RUTİN SORULARA EK HASTALARA KORONAVİRÜS SEMPTOMLARININ OLUP OLMADIĞI SORULUYOR
112 Avrupa Komuta merkezinde nasıl bir sistem ile çalıştıklarını ise Türkmen, şu sözlerle anlattı:
"Aslında bir komuta çağrı merkezi usulü ile çalışıyoruz. Çağrı karşılayıcılarımız var. Bu kişiler sağlık personeli değil. Bunlar çağrı geldiği vakit, çağrının sağlıkla ilgili olup olmadığını ve neyle ilgili olduğunun ayrımını yapıyorlar. Biliyorsunuz biz vefa hizmeti de veriyoruz. Onun ayrımını yapıp, eğer sağlıkçıyı ilgilendiren bir çağrı ise sağlıkçıya aktarıyorlar, sağlıkçı durumunu değerlendiriyor ve gerek görürse de telsizci üzerinden de vakalarımız veriliyor.
Hastalara ortalama ne kadar süre içinde ulaştıkları sorusuna ise Türkmen, "Biz en kısa süreyi hedefliyoruz. Tabii ki bu süreçler 12 dakikalık bir periyodu içeriyor. Vakanın alınması, buradan aktarıldıktan sonra ekibin hazırlanıp çıkması ve ambulansın kontağı çalıştırıp çıkması genellikle 12 dakikalık bir süreci kapsamakta. Bizim için her zaman kural şudur, "En yakın ve en uygun bazen en yakın oluyor, bazen en uygun.
Bu sahanın durumuna göre değişmekte. Ekiplerimiz uygun olduğunda yakın bir bölgeden de ambulans çıkartabiliyoruz. Biz sürekli çağrının geldiği noktayı da yaklaşık olarak tespitini yapabiliyoruz. Ambulanslarımızın GPS sistemi üzerinden anlık nerede olduğunu, hastanede mi, vakayı bırakıyor mu görebiliyoruz. Ayrıca yapılan iş ve işlemleri de takip ediyoruz. Malzeme alımında mı, dezenfeksiyon işleminde mi, hastayı bırakıyor mu…"yanıtını verdi.

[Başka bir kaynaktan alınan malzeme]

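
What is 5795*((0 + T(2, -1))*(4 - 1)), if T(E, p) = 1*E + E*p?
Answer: 0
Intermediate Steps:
T(E, p) = E + E*p
5795*((0 + T(2, -1))*(4 - 1)) = 5795*((0 + 2*(1 - 1))*(4 - 1)) = 5795*((0 + 2*0)*3) = 5795*((0 + 0)*3) = 5795*(0*3) = 5795*0 = 0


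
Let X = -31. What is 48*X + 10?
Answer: -1478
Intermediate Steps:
48*X + 10 = 48*(-31) + 10 = -1488 + 10 = -1478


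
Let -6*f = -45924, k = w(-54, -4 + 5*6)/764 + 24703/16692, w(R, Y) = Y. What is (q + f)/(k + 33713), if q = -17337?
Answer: -30871069476/107487669407 ≈ -0.28721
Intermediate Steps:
k = 4826771/3188172 (k = (-4 + 5*6)/764 + 24703/16692 = (-4 + 30)*(1/764) + 24703*(1/16692) = 26*(1/764) + 24703/16692 = 13/382 + 24703/16692 = 4826771/3188172 ≈ 1.5140)
f = 7654 (f = -1/6*(-45924) = 7654)
(q + f)/(k + 33713) = (-17337 + 7654)/(4826771/3188172 + 33713) = -9683/107487669407/3188172 = -9683*3188172/107487669407 = -30871069476/107487669407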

İstanbul'da 112 sisteminde çalışan personel ve ambulans sayılarından da bahseden Türkmen, "181 ambulansımız Avrupa yakasında hizmet vermekte, fiziki olarak şuanda 165 tane noktamız bulunmaktadır. Anadolu yakasında ise 106 tane ambulansımız hizmet veriyor. 112 sisteminde yaklaşık 5 bin civarında çalışanımız var. Ekiplerimizde paramedik ve ATT arkadaşlarımız, ambulans sürücülerimiz var. Ayrıca tabii doktorlu ekiplerimiz var, yine komutada doktorlarımız, idari ekiplerimiz, telsizcisinden tutun, bilgi işlemcisinden yazılımcısına kadar biz büyük bir orduyuz. Büyük bir ekibiz" dedi.
Ekiplerin hastalara giderken aldığı önlemeleri ise Türkmen, "Koruyucu ekipmanlarımız zaten tüm vücudu kaplayan bir tulum, bir n95 maske, yüzü koruyan bir gözlük ya da siperlik. Ekiplerimiz bununla birlikte çıkıyor ve mutlaka hastaya da cerrahi maske takıyorlar. Bizim için koronavirüslü vakanın da diğer hastalardan bir farkı yok. Nefes darlığı, yüksek ateş, halsizliği varsa diğer hastalıklarda buna benzer şikayetlere neden olduğu için müdahale şeklimiz değişmiyor. Sadece kendimizi, ekibimizi, ambulansımızı ve hastayı dış ortamdan olabildiğince izole ederek müdahalelerimizi gerçekleştiriyoruz" şeklinde anlattı.